Function of Integrin
Integrins have two main functions:- Attachment of the cell to the ECM, and Signal transduction from the ECM to the cell. Integrins couple the ECM outside a cell to the cytoskeleton (in particular, the microfilaments) inside the cell. Which ligand in the ECM the integrin can bind to is defined by which α and β subunits the integrin is made of. Among the ligands of integrins are fibronectin, vitronectin, collagen, and laminin. The connection between the cell and the ECM may help the cell to endure pulling forces without being ripped out of the ECM. The ability of a cell to create this kind of bond is also of vital importance in ontogeny.
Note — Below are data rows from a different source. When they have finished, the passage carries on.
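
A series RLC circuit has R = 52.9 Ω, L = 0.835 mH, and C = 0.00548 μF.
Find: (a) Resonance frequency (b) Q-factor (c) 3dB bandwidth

Step 1 — Resonance condition Im(Z)=0 gives ω₀ = 1/√(LC).
Step 2 — ω₀ = 1/√(0.000835·5.48e-09) = 4.675e+05 rad/s.
Step 3 — f₀ = ω₀/(2π) = 7.44e+04 Hz.
Step 4 — Series Q: Q = ω₀L/R = 4.675e+05·0.000835/52.9 = 7.379.
Step 5 — 3dB bandwidth: Δω = ω₀/Q = 6.335e+04 rad/s; BW = Δω/(2π) = 1.008e+04 Hz.

(a) f₀ = 7.44e+04 Hz  (b) Q = 7.379  (c) BW = 1.008e+04 Hz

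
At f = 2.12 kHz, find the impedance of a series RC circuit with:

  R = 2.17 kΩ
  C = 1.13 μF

Step 1 — Angular frequency: ω = 2π·f = 2π·2120 = 1.332e+04 rad/s.
Step 2 — Component impedances:
  R: Z = R = 2170 Ω
  C: Z = 1/(jωC) = -j/(ω·C) = 0 - j66.44 Ω
Step 3 — Series combination: Z_total = R + C = 2170 - j66.44 Ω = 2171∠-1.8° Ω.

Z = 2170 - j66.44 Ω = 2171∠-1.8° Ω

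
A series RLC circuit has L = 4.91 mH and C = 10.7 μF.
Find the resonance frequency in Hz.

Step 1 — Resonance condition Im(Z)=0 gives ω₀ = 1/√(LC).
Step 2 — ω₀ = 1/√(0.00491·1.07e-05) = 4363 rad/s.
Step 3 — f₀ = ω₀/(2π) = 694.4 Hz.

f₀ = 694.4 Hz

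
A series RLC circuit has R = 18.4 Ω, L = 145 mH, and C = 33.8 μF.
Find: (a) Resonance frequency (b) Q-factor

Step 1 — Resonance condition Im(Z)=0 gives ω₀ = 1/√(LC).
Step 2 — ω₀ = 1/√(0.145·3.38e-05) = 451.7 rad/s.
Step 3 — f₀ = ω₀/(2π) = 71.89 Hz.
Step 4 — Series Q: Q = ω₀L/R = 451.7·0.145/18.4 = 3.56.

(a) f₀ = 71.89 Hz  (b) Q = 3.56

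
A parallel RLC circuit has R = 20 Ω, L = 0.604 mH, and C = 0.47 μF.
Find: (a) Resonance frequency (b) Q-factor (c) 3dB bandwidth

Step 1 — Resonance: ω₀ = 1/√(LC) = 1/√(0.000604·4.7e-07) = 5.935e+04 rad/s.
Step 2 — f₀ = ω₀/(2π) = 9446 Hz.
Step 3 — Parallel Q: Q = R/(ω₀L) = 20/(5.935e+04·0.000604) = 0.5579.
Step 4 — Bandwidth: Δω = ω₀/Q = 1.064e+05 rad/s; BW = Δω/(2π) = 1.693e+04 Hz.

(a) f₀ = 9446 Hz  (b) Q = 0.5579  (c) BW = 1.693e+04 Hz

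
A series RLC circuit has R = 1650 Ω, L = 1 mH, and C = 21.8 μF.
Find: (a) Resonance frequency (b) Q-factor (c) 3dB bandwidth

Step 1 — Resonance: ω₀ = 1/√(LC) = 1/√(0.001·2.18e-05) = 6773 rad/s.
Step 2 — f₀ = ω₀/(2π) = 1078 Hz.
Step 3 — Series Q: Q = ω₀L/R = 6773·0.001/1650 = 0.004105.
Step 4 — Bandwidth: Δω = ω₀/Q = 1.65e+06 rad/s; BW = Δω/(2π) = 2.626e+05 Hz.

(a) f₀ = 1078 Hz  (b) Q = 0.004105  (c) BW = 2.626e+05 Hz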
Cell attachment to the ECM is a basic requirement to build a multicellular organism. Integrins are not simply hooks, but give the cell critical signals about the nature of its surroundings. Together with signals arising from receptors for soluble growth factors like VEGF, EGF, and many others, they enforce a cellular decision on what biological action to take, be it attachment, movement, death, or differentiation. Thus integrins lie at the heart of many cellular biological processes. The attachment of the cell takes place through formation of cell adhesion complexes, which consist of integrins and many cytoplasmic proteins, such as talin, vinculin, paxillin, and alpha-actinin. These act by regulating kinases such as FAK (focal adhesion kinase) and Src kinase family members to phosphorylate substrates such as p130CAS thereby recruiting signaling adaptors such as CRK. These adhesion complexes attach to the actin cytoskeleton. The integrins thus serve to link two networks across the plasma membrane: the extracellular ECM and the intracellular actin filamentous system. Integrin alpha6beta4 is an exception: it links to the keratin intermediate filament system in epithelial cells.
Role in Signal Transduction
Integrins play an important role in cell signaling by modulating the cell signaling pathways of transmembrane protein kinases such as receptor tyrosine kinases (RTK). While the interaction between integrin and receptor tyrosine kinases originally was thought of as uni-directional and supportive, recent studies indicate that integrins have additional, multi-faceted roles in cell signaling. Integrins can regulate the receptor tyrosine kinase signaling by recruiting specific adaptors to the plasma membrane. For example, β1c integrin recruits Gab1/Shp2 and presents Shp2 to IGF1R, resulting in dephosphorylation of the receptor. In a reverse direction, when a receptor tyrosine kinase is activated, integrins co-localise at focal adhesion with the receptor tyrosine kinases and their associated signaling molecules.
Outside-in signali transduction also involves the activation of kinases in response to integrin-mediated cell adhesion. The combination of lateral aggregation of integrins in the membrane and integrin ligand binding leads to recruitment and activation of FAK ( Focal adhesion kinase). This process is not entirely understood, but a conformational change leading to FERM domain displacement in FAK is involved. This change is associated with increased phosphorylation of tyrosine (Tyr)397, which along with an exposed PxxP motif forms a binding site for the Src homology 2 (SH2) and SH3 domains, respectively, of the Src kinase . Src then phosphorylates other tyrosines contributing to full activation of FAK. This active FAK/Src complex mediates a number of important signaling cascades downstream of integrins. Key examples include the control of the ERK MAP kinase pathway, the phosphatidylinositol-3 kinase (PI3K)/AKT pathway, and Rho GTPase activities.FAK) is upregulated in several human cancers and also plays a functional role in tumour angiogenesis. However, the association between breast cancer sub-types and tumour endothelial-FAK expression is unknown.